2018 ESA Annual Meeting (August 5 -- 10)

COS 124-7 - Multi-scale investigation on the effects of landscape fragmentation on plant functional diversity in an African forest

Thursday, August 9, 2018: 3:40 PM
356, New Orleans Ernest N. Morial Convention Center
Jenny Zambrano, SESYNC, Annapolis, MD, Norbert J. Cordeiro, Department of Biological, Chemical, and Physical Sciences, Roosevelt University, Chicago, IL, Carol Garzon-Lopez, Ciencias biológicas, Universidad de los Andes, Bogotá, Colombia, Lauren A, Yeager, Marine Science, University of Texas at Austin, Port Aransas, TX, Claire Fortunel, Department of Integrative Biology, University of Texas at Austin, Austin, TX and Noelle G. Beckman, Ecology Center / Biology Department, Utah State University, Logan, UT
Background/Question/Methods

The fate of natural areas remains uncertain due to ongoing fragmentation of landscapes as anthropogenic activities intensify. The novel conditions created by landscape fragmentation may act as filters selecting for individuals with a suite of traits that enable them to survive and grow in remaining fragments. However, efforts to generalize the magnitude and drivers of the loss of functional diversity of fragmented communities are hampered by the multiple and interacting scales at which landscape fragmentation takes place.

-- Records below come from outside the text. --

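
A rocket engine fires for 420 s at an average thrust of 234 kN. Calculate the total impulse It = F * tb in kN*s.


It = 234 * 420 = 98280 kN*s

98280 kN*s


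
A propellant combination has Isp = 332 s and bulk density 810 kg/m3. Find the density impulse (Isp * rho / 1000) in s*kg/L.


rho*Isp = 332 * 810 / 1000 = 269 s*kg/L

269 s*kg/L


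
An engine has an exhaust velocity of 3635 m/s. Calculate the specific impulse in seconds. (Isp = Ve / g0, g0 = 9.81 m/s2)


Isp = Ve / g0 = 3635 / 9.81 = 370.5 s

370.5 s


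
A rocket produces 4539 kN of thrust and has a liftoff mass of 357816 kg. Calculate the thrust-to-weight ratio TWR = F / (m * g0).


TWR = 4539000 / (357816 * 9.81) = 1.29

1.29


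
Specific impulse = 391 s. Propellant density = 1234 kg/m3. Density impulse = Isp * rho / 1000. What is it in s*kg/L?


rho*Isp = 391 * 1234 / 1000 = 482 s*kg/L

482 s*kg/L


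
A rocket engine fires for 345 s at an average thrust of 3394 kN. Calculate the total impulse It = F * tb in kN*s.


It = 3394 * 345 = 1170930 kN*s

1170930 kN*s


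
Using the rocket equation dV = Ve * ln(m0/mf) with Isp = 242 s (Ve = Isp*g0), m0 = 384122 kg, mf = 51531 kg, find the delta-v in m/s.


Ve = 242 * 9.81 = 2374.02 m/s
dV = 2374.02 * ln(384122/51531) = 4769 m/s

4769 m/s


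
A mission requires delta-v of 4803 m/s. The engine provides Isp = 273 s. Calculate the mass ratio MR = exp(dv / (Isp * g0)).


Ve = 273 * 9.81 = 2678.13 m/s
MR = exp(4803 / 2678.13) = 6.01

6.01


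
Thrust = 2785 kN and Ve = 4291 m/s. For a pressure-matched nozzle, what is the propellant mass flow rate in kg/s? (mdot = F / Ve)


mdot = F / Ve = 2785000 / 4291 = 649.0 kg/s

649.0 kg/s


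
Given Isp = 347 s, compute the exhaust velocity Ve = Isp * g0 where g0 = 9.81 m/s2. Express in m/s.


Ve = Isp * g0 = 347 * 9.81 = 3404.1 m/s

3404.1 m/s


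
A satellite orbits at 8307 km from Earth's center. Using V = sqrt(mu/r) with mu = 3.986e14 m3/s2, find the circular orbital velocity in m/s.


V = sqrt(3.986e14 / 8307000) = 6927 m/s

6927 m/s


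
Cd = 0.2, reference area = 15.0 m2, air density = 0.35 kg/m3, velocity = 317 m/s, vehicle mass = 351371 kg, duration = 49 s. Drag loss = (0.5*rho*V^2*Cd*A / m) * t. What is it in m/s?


D = 0.5 * 0.35 * 317^2 * 0.2 * 15.0 = 52756.72 N
a = 52756.72 / 351371 = 0.1501 m/s2
dV = 0.1501 * 49 = 7.4 m/s

7.4 m/s


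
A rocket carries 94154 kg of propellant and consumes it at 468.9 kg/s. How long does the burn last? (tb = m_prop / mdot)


tb = 94154 / 468.9 = 200.8 s

200.8 s


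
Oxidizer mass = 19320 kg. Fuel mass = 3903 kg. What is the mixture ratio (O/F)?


MR = 19320 / 3903 = 4.95

4.95


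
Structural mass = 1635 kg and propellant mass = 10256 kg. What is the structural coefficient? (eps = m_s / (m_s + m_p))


eps = 1635 / (1635 + 10256) = 0.1375

0.1375


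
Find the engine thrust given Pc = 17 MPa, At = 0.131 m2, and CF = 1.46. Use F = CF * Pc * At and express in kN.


F = 1.46 * 17e6 * 0.131 = 3.2514e+06 N = 3251.4 kN

3251.4 kN


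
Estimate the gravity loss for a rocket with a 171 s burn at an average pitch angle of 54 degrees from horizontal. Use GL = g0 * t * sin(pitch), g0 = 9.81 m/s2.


GL = 9.81 * 171 * sin(54 deg) = 1357 m/s

1357 m/s


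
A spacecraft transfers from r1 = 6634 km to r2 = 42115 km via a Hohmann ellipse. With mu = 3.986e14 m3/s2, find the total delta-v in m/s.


V1 = sqrt(mu/r1) = 7751.41 m/s
dV1 = V1*(sqrt(2*r2/(r1+r2)) - 1) = 2437.58 m/s
V2 = sqrt(mu/r2) = 3076.45 m/s
dV2 = V2*(1 - sqrt(2*r1/(r1+r2))) = 1471.47 m/s
Total dV = 3909 m/s

3909 m/s


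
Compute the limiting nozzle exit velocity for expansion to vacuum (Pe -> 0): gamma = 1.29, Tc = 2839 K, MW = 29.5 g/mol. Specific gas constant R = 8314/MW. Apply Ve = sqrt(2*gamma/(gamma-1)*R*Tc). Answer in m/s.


R = 8314 / 29.5 = 281.83 J/(kg.K)
Ve = sqrt(2 * 1.29 / (1.29 - 1) * 281.83 * 2839) = 2668 m/s

2668 m/s


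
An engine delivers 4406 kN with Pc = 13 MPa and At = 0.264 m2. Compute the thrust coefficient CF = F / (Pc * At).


CF = 4406000 / (13e6 * 0.264) = 1.28

1.28


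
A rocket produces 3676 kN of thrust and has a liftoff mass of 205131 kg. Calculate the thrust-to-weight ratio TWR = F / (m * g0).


TWR = 3676000 / (205131 * 9.81) = 1.83

1.83


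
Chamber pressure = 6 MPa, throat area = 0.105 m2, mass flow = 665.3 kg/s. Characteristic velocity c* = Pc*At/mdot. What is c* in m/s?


c* = 6e6 * 0.105 / 665.3 = 947 m/s

947 m/s


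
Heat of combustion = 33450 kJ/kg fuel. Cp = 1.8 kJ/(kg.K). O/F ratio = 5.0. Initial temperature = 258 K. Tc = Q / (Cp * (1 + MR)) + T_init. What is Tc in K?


Tc = 33450 / (1.8 * (1 + 5.0)) + 258 = 3355 K

3355 K


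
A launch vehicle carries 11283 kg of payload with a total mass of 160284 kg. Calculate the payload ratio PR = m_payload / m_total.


PR = 11283 / 160284 = 0.0704

0.0704


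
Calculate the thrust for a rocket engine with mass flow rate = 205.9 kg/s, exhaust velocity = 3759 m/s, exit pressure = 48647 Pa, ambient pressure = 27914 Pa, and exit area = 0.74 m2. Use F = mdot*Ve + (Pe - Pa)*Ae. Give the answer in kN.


F = 205.9 * 3759 + (48647 - 27914) * 0.74 = 789321.0 N = 789.3 kN

789.3 kN


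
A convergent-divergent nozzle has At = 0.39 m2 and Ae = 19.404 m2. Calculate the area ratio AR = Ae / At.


AR = 19.404 / 0.39 = 49.8

49.8


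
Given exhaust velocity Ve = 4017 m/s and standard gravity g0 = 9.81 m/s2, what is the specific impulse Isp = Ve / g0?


Isp = Ve / g0 = 4017 / 9.81 = 409.5 s

409.5 s


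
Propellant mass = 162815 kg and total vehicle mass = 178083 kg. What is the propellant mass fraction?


PMF = 162815 / 178083 = 0.914

0.914


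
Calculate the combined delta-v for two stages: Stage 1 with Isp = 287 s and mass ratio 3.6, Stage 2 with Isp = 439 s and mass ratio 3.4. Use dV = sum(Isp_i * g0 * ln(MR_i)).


dV1 = 287 * 9.81 * ln(3.6) = 3606.4 m/s
dV2 = 439 * 9.81 * ln(3.4) = 5270.3 m/s
Total dV = 3606.4 + 5270.3 = 8876.7 m/s ~ 8877 m/s

8877 m/s


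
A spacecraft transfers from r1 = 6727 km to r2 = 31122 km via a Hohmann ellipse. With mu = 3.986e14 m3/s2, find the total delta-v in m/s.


V1 = sqrt(mu/r1) = 7697.65 m/s
dV1 = V1*(sqrt(2*r2/(r1+r2)) - 1) = 2173.77 m/s
V2 = sqrt(mu/r2) = 3578.78 m/s
dV2 = V2*(1 - sqrt(2*r1/(r1+r2))) = 1445.08 m/s
Total dV = 3619 m/s

3619 m/s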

Multi-scale approaches have been suggested as more appropriate than simple regression models to understand species responses to landscape fragmentation. But to date, no such hierarchical modeling approach has been applied to fragmented communities, thus the impact of landscape fragmentation on trait distributions at different spatial scales remains a fairly unexplored area. Here we provide a multi-scale hierarchical approach linking processes at the fragment and landscape scales and their effects on functional diversity in a fragmented forest located in the East Usambara Mountains of Tanzania.

Results/Conclusions

Our results suggest that novel abiotic conditions that characterize newly formed edges shift the competitive hierarchies among tree species, favouring species with fast growth. Furthermore, there is a reduction in alpha functional richness that may be driven in part by the low functional richness for wood density occurring in the small fragments. Moreover, while results at the plot scale suggest a trend for higher functional evenness of wood density occurring at the edges of remnant forest fragments, at the fragment scale we find evidence of reduced evenness in wood density. Thus, depending on the observed spatial scale, we reach different results and conclusions demonstrating the importance of developing a mechanistic understanding of landscape fragmentation using a multi-scale approach.

In summary, our results demonstrate the utility of a multi-scale approach to investigate the effects of landscape fragmentation on functional diversity. We anticipate that the proposed approach will guide investigations on the impacts of landscape fragmentation on functional diversity and facilitate comparable quantitative analyses across fragmented landscapes.